Ce concept juridique à l’origine va être introduit dans le vocabulaire philosophique, social et économique par Simond de Sismondi en 1819 dans ses "Nouveaux principes d’économie politique" [1] en premier lieu, puis par le pré-socialiste Pierre Leroux qui revendique dès 1841 cette innovation terminologique [2] :

"J’ai le premier emprunté aux légistes le terme de solidarité pour l’introduire dans la philosophie, c’est à dire selon moi, dans la religion.

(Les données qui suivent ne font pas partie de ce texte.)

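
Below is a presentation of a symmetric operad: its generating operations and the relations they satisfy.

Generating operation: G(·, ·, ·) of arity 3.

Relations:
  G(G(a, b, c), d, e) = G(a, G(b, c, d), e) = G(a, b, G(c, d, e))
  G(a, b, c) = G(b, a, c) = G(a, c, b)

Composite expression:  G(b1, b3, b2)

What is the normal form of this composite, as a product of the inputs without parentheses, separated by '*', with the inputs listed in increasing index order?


b1 * b2 * b3

Reordering under G is free, so list the b-inputs canonically.
G(b1, b3, b2) collapses to b1 * b3 * b2
rearranged into index order: b1 * b2 * b3


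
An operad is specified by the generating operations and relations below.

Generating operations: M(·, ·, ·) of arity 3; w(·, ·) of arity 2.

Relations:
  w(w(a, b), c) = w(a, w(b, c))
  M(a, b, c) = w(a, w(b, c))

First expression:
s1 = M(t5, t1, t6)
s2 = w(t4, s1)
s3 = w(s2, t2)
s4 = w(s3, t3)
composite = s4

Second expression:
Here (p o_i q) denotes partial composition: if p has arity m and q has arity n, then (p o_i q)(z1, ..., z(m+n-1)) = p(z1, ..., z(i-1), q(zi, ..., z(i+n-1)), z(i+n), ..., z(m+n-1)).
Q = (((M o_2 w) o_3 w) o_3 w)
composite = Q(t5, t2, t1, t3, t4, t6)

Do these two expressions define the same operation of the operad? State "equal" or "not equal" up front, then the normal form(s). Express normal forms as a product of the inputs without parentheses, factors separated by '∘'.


In normal form, the first expression is t4 ∘ t5 ∘ t1 ∘ t6 ∘ t2 ∘ t3
In normal form, the second expression is t5 ∘ t2 ∘ t1 ∘ t3 ∘ t4 ∘ t6
Distinct normal forms: not equal.

not equal: they reduce to t4 ∘ t5 ∘ t1 ∘ t6 ∘ t2 ∘ t3 and t5 ∘ t2 ∘ t1 ∘ t3 ∘ t4 ∘ t6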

J’ai voulu remplacer la charité chrétienne par la solidarité humaine."

On peut cependant douter de sa "paternité", tant la généalogie puis le parcours de ce terme est complexe, épousant parfois des visions totalement opposées : on trouve le concept de solidarité chez les socialistes utopiques comme Fourier mais aussi chez les traditionalistes contre-révolutionnaires : c’est ainsi que l’on trouve une branche solidariste au sein du Front national jadis représentée par les époux Stirbois.

Il n’en reste pas moins que c’est bien à partir des années 1840 que l’idée de solidarité s’impose vraiment en sciences sociales.


LE SOLIDARISME DE LEON BOURGEOIS

C’est en 1896 que Léon Bourgeois publie une série d’articles dans "La Nouvelle Revue" qu’il regroupe ensuite dans un recueil dénommé "La Solidarité" [3]. Il complète ensuite cette ouvrage en 1902-1903 par "Esquisse d’une philosophie de la solidarité" [4] et "Applications sociales de la solidarité" (oeuvres tirées d’une série de conférences-débats à l’ Ecole des hautes études sociales). Ces trois ouvrages constituent la clé de voûte de sa doctrine : le "solidarisme".

Léon Bourgeois part du postulat qu’il existe des solidarités inévitables issues de la division du travail, de l’hérédité, à l’histoire, ce qui le mène à affirmer que chacun est redevable de sa situation aux autres hommes, passés et présents, et plus généralement à la société qu’ils composent :

"L’homme ne devient pas seulement au cours de sa vie débiteur de ses contemporains ; dès sa naissance, il est un obligé. L’homme naît débiteur de l’association humaine." [5]

Cette idée de "dette sociale" est bien la pierre angulaire du solidarisme, l’homme se doit de restituer ce qu’il a reçu sur une base contractuelle.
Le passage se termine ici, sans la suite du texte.